Alex Cross, Run
Alex Cross #20
by James Patterson
Goosebumps, tears, Alex Cross, Run was so well written that as soon as I finished the last CD, I put the first one back in to get a full appreciation of the complex interwoven plots. I didn’t realize it was part of a series until I looked it up to grab the synopsis. James Patterson does an excellent job giving a full story even at #20 in the series.
Synopsis from Goodreads
DON’T LOOK, ALEX CROSS
Top plastic surgeon Elijah Creem is renowned for his skills in the operating room, and for his wild, no-expense-spared “industry parties,” bringing in underage exotic dancers and models for nights of drugs, champagne, and uninhibited sex. That is, until Detective Alex Cross busts one of Creem’s lavish soirees and ruins his fun. Now Creem is willing to do anything to avoid going to jail.
DON’T THINK, ALEX CROSS
But Alex doesn’t have time to dwell on that case. A beautiful woman has been found murdered in her car, a lock of her hair viciously ripped off. Then a second woman is found hanging from a sixth-floor window with a brutal scar slashed across her stomach. When a third mutilated body is discovered, rumors of three serial killers on the loose send Washington D.C. into an all-out frenzy.
Alex is under so much pressure to solve these three grim cases that he hasn’t noticed that someone else investigating him-someone so obsessed and so twisted that they’ll do anything-ANYTHING- to get the vengeance they require. Alex Cross, Run is James Patterson’s most unrelenting story yet-a white-hot, sensational thrill ride with the most extreme and gripping characters Patterson has ever brought to life.
Alex Cross, Run is one of the best written books in terms of plot that I have ever read. Separate plots weave in and out of one another seamlessly, suddenly coming together at the end. I got so wrapped up in the murderers that I missed one of the big twists at the end. The content is mature, but you shouldn’t be surprised after reading the synopsis.
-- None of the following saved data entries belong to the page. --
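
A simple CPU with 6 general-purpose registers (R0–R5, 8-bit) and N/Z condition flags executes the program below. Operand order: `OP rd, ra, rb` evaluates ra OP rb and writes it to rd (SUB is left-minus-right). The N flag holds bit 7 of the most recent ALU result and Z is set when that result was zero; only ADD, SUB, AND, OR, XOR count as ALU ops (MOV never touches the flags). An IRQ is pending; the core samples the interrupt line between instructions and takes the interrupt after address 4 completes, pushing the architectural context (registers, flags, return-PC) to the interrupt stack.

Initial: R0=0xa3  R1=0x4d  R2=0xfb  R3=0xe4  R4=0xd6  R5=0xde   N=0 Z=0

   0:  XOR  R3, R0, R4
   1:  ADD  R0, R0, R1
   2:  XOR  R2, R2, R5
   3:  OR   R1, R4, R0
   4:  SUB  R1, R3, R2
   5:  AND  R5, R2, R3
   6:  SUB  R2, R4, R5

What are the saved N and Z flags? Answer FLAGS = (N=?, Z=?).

FLAGS = (N=0, Z=0)

after  0: R0=0xa3 R1=0x4d R2=0xfb R3=0x75 R4=0xd6 R5=0xde  N=0 Z=0
after  1: R0=0xf0 R1=0x4d R2=0xfb R3=0x75 R4=0xd6 R5=0xde  N=1 Z=0
after  2: R0=0xf0 R1=0x4d R2=0x25 R3=0x75 R4=0xd6 R5=0xde  N=0 Z=0
after  3: R0=0xf0 R1=0xf6 R2=0x25 R3=0x75 R4=0xd6 R5=0xde  N=1 Z=0
after  4: R0=0xf0 R1=0x50 R2=0x25 R3=0x75 R4=0xd6 R5=0xde  N=0 Z=0
-- IRQ taken; context saved, return-PC = 5 --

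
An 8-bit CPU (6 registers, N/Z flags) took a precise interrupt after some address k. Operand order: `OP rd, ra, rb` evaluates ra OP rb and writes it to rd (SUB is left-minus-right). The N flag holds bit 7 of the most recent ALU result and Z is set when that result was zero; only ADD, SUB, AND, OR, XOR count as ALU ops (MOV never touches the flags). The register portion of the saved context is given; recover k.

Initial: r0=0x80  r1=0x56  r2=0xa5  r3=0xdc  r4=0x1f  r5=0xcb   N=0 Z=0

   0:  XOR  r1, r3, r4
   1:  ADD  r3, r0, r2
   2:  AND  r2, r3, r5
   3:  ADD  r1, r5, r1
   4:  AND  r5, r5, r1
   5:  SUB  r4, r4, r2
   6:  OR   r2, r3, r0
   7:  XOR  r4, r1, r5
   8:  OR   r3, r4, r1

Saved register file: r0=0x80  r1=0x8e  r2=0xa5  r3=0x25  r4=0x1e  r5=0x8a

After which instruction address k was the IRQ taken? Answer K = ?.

after  0: r0=0x80 r1=0xc3 r2=0xa5 r3=0xdc r4=0x1f r5=0xcb  N=1 Z=0
after  1: r0=0x80 r1=0xc3 r2=0xa5 r3=0x25 r4=0x1f r5=0xcb  N=0 Z=0
after  2: r0=0x80 r1=0xc3 r2=0x01 r3=0x25 r4=0x1f r5=0xcb  N=0 Z=0
after  3: r0=0x80 r1=0x8e r2=0x01 r3=0x25 r4=0x1f r5=0xcb  N=1 Z=0
after  4: r0=0x80 r1=0x8e r2=0x01 r3=0x25 r4=0x1f r5=0x8a  N=1 Z=0
after  5: r0=0x80 r1=0x8e r2=0x01 r3=0x25 r4=0x1e r5=0x8a  N=0 Z=0
after  6: r0=0x80 r1=0x8e r2=0xa5 r3=0x25 r4=0x1e r5=0x8a  N=1 Z=0
-- IRQ taken; context saved, return-PC = 7 --

K = 6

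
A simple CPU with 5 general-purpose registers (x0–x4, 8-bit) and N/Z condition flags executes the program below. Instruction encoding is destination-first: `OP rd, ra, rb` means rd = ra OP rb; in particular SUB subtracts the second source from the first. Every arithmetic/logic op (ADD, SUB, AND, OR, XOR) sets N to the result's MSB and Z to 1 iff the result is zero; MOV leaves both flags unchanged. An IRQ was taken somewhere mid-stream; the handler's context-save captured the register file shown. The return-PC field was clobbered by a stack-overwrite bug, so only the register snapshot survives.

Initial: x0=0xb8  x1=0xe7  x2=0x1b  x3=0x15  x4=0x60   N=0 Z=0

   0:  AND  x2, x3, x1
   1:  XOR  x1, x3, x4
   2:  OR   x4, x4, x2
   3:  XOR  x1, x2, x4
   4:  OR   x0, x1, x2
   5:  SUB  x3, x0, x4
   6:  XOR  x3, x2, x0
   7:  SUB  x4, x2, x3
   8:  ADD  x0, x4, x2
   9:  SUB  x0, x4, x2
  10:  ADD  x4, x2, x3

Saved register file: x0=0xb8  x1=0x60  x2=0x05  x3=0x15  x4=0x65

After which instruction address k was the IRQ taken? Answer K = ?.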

The characters were perfectly flawed, making them real and three dimensional. I particularly liked Alex Cross. He’s thoughtful, genuine, and struggles with the inner conflict between job and family. When he talks to the victim’s families, he comes at it from the perspective of someone who has heard that horrible news himself. He knows how to pace himself and cares, it’s never empty words for him. He has a temper, sometimes it’s deserved.
The “bad guys” are well thought out. Though I don’t understand their motives or how they could behave in such a manner, James Patterson has crafted fantastic psychopaths. “You’re going to ruin me,” Dr. Creme complains to Alex as he’s arrested at a party with underage drinking, drugs, and underage prostitutes. There is no sense of “I have broken multiple laws, my actions have caused this,” it is entirely Alex’s fault.
My biggest and only complaint was the grammar. I would fire this editor because the rest of the book was phenomenal but you’re smacked in the face with grammatical issues and it pulled me out of the story. The first time through, I wasn’t annoyed until the end. The second time through I was ready to throw the CDs out of my car window. I think I heard a character “ask” something once. Every time there was dialogue, Patterson used “said” even when a question was asked. “…?” Character said. “…” I said. “…?” I said. There are so many other words Patterson or the editor could have used instead!
That may sound small, but it really disrupted the story, particularly the longer I listened to it. Instead of Alex Cross, Run being one of those books I pull out to reread every couple of years, it will be returned to Cracker Barrel and most likely forgotten. Thankfully for Patterson, the plot was good enough to overshadow the grammar enough to give it a 4.5. As I round up, I give it a begrudging 5. I really wanted the grammar to be there, it would have rivaled The Hunger Games, but as Guilty Wives fell short as well, I will not be reviewing anything else by Patterson.
This just solidifies in my mind that indie authors who care enough to find an editor and put effort into their work can surpass traditionally published authors.